Lying in his arms after what seems like eons of self denial of never daring to set foot on his unclaimed, unowned prime bit of real estate I longed to be sole proprietor, I lived for the first time. This is part of the lies I told myself knowing he rented and leased to other female bidders at prices well below his worth in my youthful hazy mind.
I now allow my heart, soul, spirit to hemorrhage words of love that had only had a home within me with the address of Rejection Lane across from Ridicule Boulevard.
His chest rises and falls with the cadence of my confession of love at first sight; which refused my diligent efforts to be classified as delusion, obsession, insanity. My brain and prayers screamed - destiny to being the one he would one day love.
Inhaling his maleness after slow sensual lovemaking with no hurry to scrub off the essence of shared oneness; my words are firm, bold, yet whispered orgasmic release.
How to end a sentence expressing a juevenile love which has matured with the gray hairs on both our heads and private parts that danced a sexual dance choreographed by Adonis and Venus themselves.
The period, not exclamation point, the plasmic coagulation that comes at the end of every bleeding with any luck was: “You were my it and will always be.”
With one more inhalation followed by a slower emptying exhalation he said: You should write books. Your words reach deep changing realities built by circumstances of youth, fear, and hidden insecurities. {He understood}
Only true love can be so well blended with beauty and tragedy that drives a person’s passion to find a way until death to return mutual, sheilded, unceasing, misdiagnosed love.
Silence followed as we both realized here we lay naked and unblinded with no way to return to our ignorance or practiced escapes. Years of needing a heart transplant and we were each others only match.
The tightest embrace came with a kiss sweeter than nectar stained with the knowledge we each belonged to someone else. We were an overused lyric in a Rhythm and Blues song sung for each new generation of lovers trapped in loveless relationships.
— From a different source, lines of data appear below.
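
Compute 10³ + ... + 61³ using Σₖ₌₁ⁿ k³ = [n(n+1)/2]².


Σₖ₌10^61 k³ = [61·62/2]² − [9·10/2]²
= 3575881 − 2025 = 3573856

Σk³ = 3573856


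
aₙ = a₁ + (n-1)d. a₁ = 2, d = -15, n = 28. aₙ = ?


aₙ = a₁ + (n-1)d
= 2 + (28-1)×-15
= 2 - 405
= -403

a_28 = -403


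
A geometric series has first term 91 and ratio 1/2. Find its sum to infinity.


S∞ = a₁/(1-r) = 91/(1 - 1/2)
= 91/(1/2)
= 182

S∞ = 182


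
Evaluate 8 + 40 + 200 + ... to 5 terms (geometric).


Sₙ = 8×(5^5 - 1)/(5 - 1)
= 8×(3125 - 1)/4
= 8×3124/4
= 6248

S_5 = 6248


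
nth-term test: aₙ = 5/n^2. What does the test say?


lim(n→∞) 5/n^2 = 0
lim aₙ = 0 → nth-term test is INCONCLUSIVE
(Need other tests; this is actually a convergent p-series with p=2 > 1)

Inconclusive (lim aₙ = 0; need another test)


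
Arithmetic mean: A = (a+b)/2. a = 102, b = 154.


AM = (102 + 154)/2 = 256/2 = 128

AM = 128


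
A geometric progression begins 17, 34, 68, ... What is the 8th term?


aₙ = a₁·r^(n-1)
= 17×2^7
= 17×128
= 2176

a_8 = 2176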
Eyes meeting and begging never to let go as our hearts began to build a wall so it would not shatter and break from the realizations of so many wrong choices too late to be undone.
Ignorance is bliss. Love never realized is kind. We parted with each others soul and no where to house them. He has mine and I have his in that dimension humans know they can travel but have not quite figured out how to get there. That place where everything wrong can be righted if only courage and bravery were needed and carried out with swiftness and no pondering of collateral pain.
A light has dimmed in both of us. We walk and talk and live our old lives in the same empty fashion while we ache to embrace in guilt and shame again.
Secret love, secret love for one reason or another is the most painful love of all.